Moral realists criticize these largely superfluous and artificial dichotomies (reason versus feeling, belief versus desire, emotivism and noncognitivism versus realism).

The debate has old roots. Feeling Theories, such as Descartes', regarded emotions as a mental item, which requires no definition or classification. One could not fail to fully grasp it upon having it. This entailedrepparttar 126371 introduction of introspection asrepparttar 126372 only way to access our feelings. Introspection not inrepparttar 126373 limited sense of "awareness of one's mental states" but inrepparttar 126374 broader sense of "being able to internally ascertain mental states". It almost became material: a "mental eye", a "brain-scan", atrepparttar 126375 least a kind of perception.
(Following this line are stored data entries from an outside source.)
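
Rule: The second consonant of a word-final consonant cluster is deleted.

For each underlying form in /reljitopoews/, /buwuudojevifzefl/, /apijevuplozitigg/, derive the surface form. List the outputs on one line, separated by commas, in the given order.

reljitopoew, buwuudojevifzef, apijevuplozitig

/reljitopoews/: /s/ is the second consonant of a word-final cluster /ws/, so it deletes. → [reljitopoew].
/buwuudojevifzefl/: /l/ is the second consonant of a word-final cluster /fl/, so it deletes. → [buwuudojevifzef].
/apijevuplozitigg/: /g/ is the second consonant of a word-final cluster /gg/, so it deletes. → [apijevuplozitig].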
Others denied its similarity to sensual perception. They preferred to treat introspection as a modus of memory, recollection through retrospection, as an internal way of ascertaining (past) mental events. This approach relied onrepparttar 126376 impossibility of having a thought simultaneously with another thought whose subject wasrepparttar 126377 first thought. All these lexicographic storms did not serve either to elucidaterepparttar 126378 complex issue of introspection or to solverepparttar 126379 critical questions: How can we be sure that what we "introspect" is not false? If accessible only to introspection, how do we learn to speak of emotions uniformly? How do we (unreflectively) assume knowledge of other people's emotions? How come we are sometimes forced to "unearth" or deduce our own emotions? How is it possible to mistake our emotions (to have one without actually feeling it)? Are all these failures ofrepparttar 126380 machinery of introspection?